Каталония - древняя священная земля, полная тайн и магии. А эти gabachos (на  каталонском языке означает иноземец, так называют в основном жителей c севера Франции, а иногда и всех французов) понаехали сюда и все вынюхивают. И творят здесь всякое безобразие. На священных местах пооткрывали музеи. Все здесь осквернили и понастроили заведения с собачьей едой.

Знай, что когда-то твои предки-славяне привезли в наш чудесный край прекрасное знание богомилов, которое потом было уничтожено католической церковью и правителями, пришедшими в этот край с севера...

Тут старик побагровел, схватился за сердце и повалился на пол. Любаш подбежал к нему, стал массажировать ему сердце и делать искусственное дыхание. Но все его попытки оказались тщетными. Лицо старика перекосилось в страшной гримасе, и он умер.

А через сорок дней у Любаша было видение.

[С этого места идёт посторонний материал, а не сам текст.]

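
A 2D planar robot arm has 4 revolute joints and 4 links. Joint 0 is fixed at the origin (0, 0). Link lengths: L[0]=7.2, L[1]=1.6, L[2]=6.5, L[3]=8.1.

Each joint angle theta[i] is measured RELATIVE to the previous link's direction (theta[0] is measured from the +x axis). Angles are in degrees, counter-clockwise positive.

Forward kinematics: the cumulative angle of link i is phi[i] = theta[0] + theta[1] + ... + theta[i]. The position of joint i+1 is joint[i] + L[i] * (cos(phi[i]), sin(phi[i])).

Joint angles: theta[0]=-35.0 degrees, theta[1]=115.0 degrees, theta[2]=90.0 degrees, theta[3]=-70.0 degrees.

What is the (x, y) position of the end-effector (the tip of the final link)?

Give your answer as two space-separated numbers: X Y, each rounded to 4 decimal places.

Answer: -1.6321 6.5516

Derivation:
joint[0] = (0.0000, 0.0000)  (base)
link 0: phi[0] = -35 = -35 deg
  cos(-35 deg) = 0.8192, sin(-35 deg) = -0.5736
  joint[1] = (0.0000, 0.0000) + 7.2 * (0.8192, -0.5736) = (0.0000 + 5.8979, 0.0000 + -4.1298) = (5.8979, -4.1298)
link 1: phi[1] = -35 + 115 = 80 deg
  cos(80 deg) = 0.1736, sin(80 deg) = 0.9848
  joint[2] = (5.8979, -4.1298) + 1.6 * (0.1736, 0.9848) = (5.8979 + 0.2778, -4.1298 + 1.5757) = (6.1757, -2.5541)
link 2: phi[2] = -35 + 115 + 90 = 170 deg
  cos(170 deg) = -0.9848, sin(170 deg) = 0.1736
  joint[3] = (6.1757, -2.5541) + 6.5 * (-0.9848, 0.1736) = (6.1757 + -6.4013, -2.5541 + 1.1287) = (-0.2255, -1.4253)
link 3: phi[3] = -35 + 115 + 90 + -70 = 100 deg
  cos(100 deg) = -0.1736, sin(100 deg) = 0.9848
  joint[4] = (-0.2255, -1.4253) + 8.1 * (-0.1736, 0.9848) = (-0.2255 + -1.4066, -1.4253 + 7.9769) = (-1.6321, 6.5516)
End effector: (-1.6321, 6.5516)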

Душа старика, столетиями томившаяся на этой грешной земле, наконец-то, улетала в иной мир. Был ли он лучше нашего, Любаш не знал. Он только видел, как старик улыбался ему той безумной улыбкой, свойственной членам благотворительных организаций на западе.

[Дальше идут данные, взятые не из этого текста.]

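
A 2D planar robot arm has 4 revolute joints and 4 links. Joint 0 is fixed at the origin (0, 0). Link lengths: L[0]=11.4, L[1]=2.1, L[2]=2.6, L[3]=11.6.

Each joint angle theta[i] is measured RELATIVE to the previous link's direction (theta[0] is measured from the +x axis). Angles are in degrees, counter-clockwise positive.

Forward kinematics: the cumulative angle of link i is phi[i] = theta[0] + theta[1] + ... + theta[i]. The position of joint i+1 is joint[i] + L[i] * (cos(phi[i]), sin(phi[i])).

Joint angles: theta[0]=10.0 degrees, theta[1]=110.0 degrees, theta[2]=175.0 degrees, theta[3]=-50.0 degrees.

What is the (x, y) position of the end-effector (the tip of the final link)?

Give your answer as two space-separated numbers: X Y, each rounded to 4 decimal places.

Answer: 6.3732 -9.0713

Derivation:
joint[0] = (0.0000, 0.0000)  (base)
link 0: phi[0] = 10 = 10 deg
  cos(10 deg) = 0.9848, sin(10 deg) = 0.1736
  joint[1] = (0.0000, 0.0000) + 11.4 * (0.9848, 0.1736) = (0.0000 + 11.2268, 0.0000 + 1.9796) = (11.2268, 1.9796)
link 1: phi[1] = 10 + 110 = 120 deg
  cos(120 deg) = -0.5000, sin(120 deg) = 0.8660
  joint[2] = (11.2268, 1.9796) + 2.1 * (-0.5000, 0.8660) = (11.2268 + -1.0500, 1.9796 + 1.8187) = (10.1768, 3.7982)
link 2: phi[2] = 10 + 110 + 175 = 295 deg
  cos(295 deg) = 0.4226, sin(295 deg) = -0.9063
  joint[3] = (10.1768, 3.7982) + 2.6 * (0.4226, -0.9063) = (10.1768 + 1.0988, 3.7982 + -2.3564) = (11.2756, 1.4418)
link 3: phi[3] = 10 + 110 + 175 + -50 = 245 deg
  cos(245 deg) = -0.4226, sin(245 deg) = -0.9063
  joint[4] = (11.2756, 1.4418) + 11.6 * (-0.4226, -0.9063) = (11.2756 + -4.9024, 1.4418 + -10.5132) = (6.3732, -9.0713)
End effector: (6.3732, -9.0713)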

«Значит, он точно не летит в Восточную Европу, где так непроста борьба за существование», - подумал Любаш и порадовался за душу старика.

Эрве же так и остался котом. Ведь только старик-каталонец мог снять с него проклятие. А Вероник из атеистки стала глубоко верующей во что-то ей самой неведомое, но без сомнения существующее.

Когда же Любаш наконец-то решился принести ей кота, она откровенно сказала цыгану:

- Знаю, что это мой муж. Буду теперь за ним ухаживать и готовить ему его любимые блюда. Когда он был человеком, мне все время было некогда. Ну а теперь хоть кота побалую.

Кот долго нежно терся о ноги своей жены, томно урча и изредка мурлыча.

Потом Любаш видел его несколько раз у своего ашельема. Вероник было известно, что кот туда убегал, и она каждый раз приезжала и увозила его домой. А потом Любаш узнал, что кот встречался во дворе ашельема с миловидной рыжей кошечкой. Но он решил не рассказывать об этом Вероник.

Еще цыган частенько думал о несметных сокровищах, которые ему обещал старый колдун. Было ли это правдой, или старик наврал, чтобы выиграть время, Любаш не знал. Но может и существует где-то рядом с бывшим вестготским городом пещера с несметными богатствами?